Built a multi-tenant SaaS serving four client surfaces (cross-platform Flutter app, two Next.js web apps, a Node microservice) from a single Supabase backend, with Postgres Row Level Security for tenant isolation.
Engineered an offline-first mobile/desktop app with versioned local SQLite, a change-tracking sync engine, and dual synchronization — cloud (Supabase Edge Functions) and peer-to-peer LAN (WebSocket + UDP discovery).
Designed and implemented an in-classroom digital exam engine: an embedded HTTP/WebSocket server delivering randomized, watermarked exams to students' phones over local Wi-Fi, with live teacher controls and anti-cheat (IP-bound sessions, tab-switch detection, heartbeat watchdog).
Delivered a subscription billing system with tiered plans, free trials, server-enforced feature/usage gating, and a payment-provider migration from Stripe to Paymob (Intention API + HMAC verification + saved-card auto-renew).

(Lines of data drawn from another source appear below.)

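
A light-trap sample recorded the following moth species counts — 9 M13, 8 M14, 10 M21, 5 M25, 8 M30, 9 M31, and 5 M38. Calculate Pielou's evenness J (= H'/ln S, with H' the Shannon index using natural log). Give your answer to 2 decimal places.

0.98

Total N = 9+8+10+5+8+9+5 = 54, so the proportions are 0.1667, 0.1481, 0.1852, 0.0926, 0.1481, 0.1667, 0.0926 (working shown to 4 dp, full precision carried).
H' = −Σ pᵢ ln pᵢ = −((-0.2986) + (-0.2829) + (-0.3123) + (-0.2203) + (-0.2829) + (-0.2986) + (-0.2203)) = 1.9160.
With S = 7 species, ln S = 1.9459, so J = 1.9160/1.9459 = 0.9846, i.e. 0.98 to 2 decimal places.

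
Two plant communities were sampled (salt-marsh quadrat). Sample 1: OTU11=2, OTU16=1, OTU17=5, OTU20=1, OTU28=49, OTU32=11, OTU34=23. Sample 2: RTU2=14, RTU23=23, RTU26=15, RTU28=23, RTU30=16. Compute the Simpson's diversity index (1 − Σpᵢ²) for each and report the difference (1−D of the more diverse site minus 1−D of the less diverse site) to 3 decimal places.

0.155

Sample 1: N=92, proportions 0.02174, 0.01087, 0.05435, 0.01087, 0.53261, 0.11957, 0.25, giving 1−D = 0.63587 (working shown to 5 dp, full precision carried).
Sample 2: N=91, proportions 0.15385, 0.25275, 0.16484, 0.25275, 0.17582, giving 1−D = 0.79048.
Difference = |0.63587 − 0.79048| = 0.15461, i.e. 0.155 to 3 decimal places.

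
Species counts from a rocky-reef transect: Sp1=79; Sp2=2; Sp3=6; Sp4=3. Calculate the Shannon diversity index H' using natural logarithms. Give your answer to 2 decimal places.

Total N = 79+2+6+3 = 90, so the proportions are 0.8778, 0.0222, 0.0667, 0.0333 (working shown to 4 dp, full precision carried).
Each pᵢ ln pᵢ term: 0.8778×(-0.1304)=-0.1144, 0.0222×(-3.8067)=-0.0846, 0.0667×(-2.7081)=-0.1805, 0.0333×(-3.4012)=-0.1134.
Sum = -0.4929, so H' = 0.49.

0.49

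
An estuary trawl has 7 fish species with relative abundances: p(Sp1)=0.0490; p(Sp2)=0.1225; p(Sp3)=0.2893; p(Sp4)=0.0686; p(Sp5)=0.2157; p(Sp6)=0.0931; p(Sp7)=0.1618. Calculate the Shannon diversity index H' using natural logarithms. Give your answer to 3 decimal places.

Each pᵢ ln pᵢ term (working shown to 5 dp, full precision carried): 0.049×(-3.01593)=-0.14778, 0.1225×(-2.09964)=-0.25721, 0.2893×(-1.24029)=-0.35882, 0.0686×(-2.67946)=-0.18381, 0.2157×(-1.53387)=-0.33086, 0.0931×(-2.37408)=-0.22103, 0.1618×(-1.82139)=-0.29470.
Sum = -1.79420, so H' = 1.794.

1.794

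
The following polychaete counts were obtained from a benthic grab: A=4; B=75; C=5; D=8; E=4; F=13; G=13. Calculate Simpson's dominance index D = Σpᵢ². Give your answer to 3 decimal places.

0.409

Total N = 4+75+5+8+4+13+13 = 122, so the proportions are 0.03279, 0.61475, 0.04098, 0.06557, 0.03279, 0.10656, 0.10656 (working shown to 5 dp, full precision carried).
D = 0.03279² + 0.61475² + 0.04098² + 0.06557² + 0.03279² + 0.10656² + 0.10656² = 0.00107 + 0.37792 + 0.00168 + 0.00430 + 0.00107 + 0.01135 + 0.01135 = 0.40876.
To 3 decimal places, D = 0.409.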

Created a parent engagement layer: a real-time web dashboard with Web Push (VAPID) and an automated WhatsApp notification pipeline (Baileys) with deduplication, queueing, and scheduled daily summaries via pg_cron.
Shipped a complete owner admin console — tenant management, plan editor, MRR/churn/revenue analytics, and a content-managed marketing site.
Full Arabic/English RTL localization across every application.

Stack at a glance: Flutter · Dart · BLoC · Next.js · React · TypeScript · Tailwind · Supabase (Postgres, Edge Functions/Deno, RLS, Realtime, pg_cron) · Node.js · Express · Baileys · Stripe / Paymob · Web Push (VAPID) · SQLite/SQLCipher · Playwright · Vitest · Melos · Docker · Fly.io.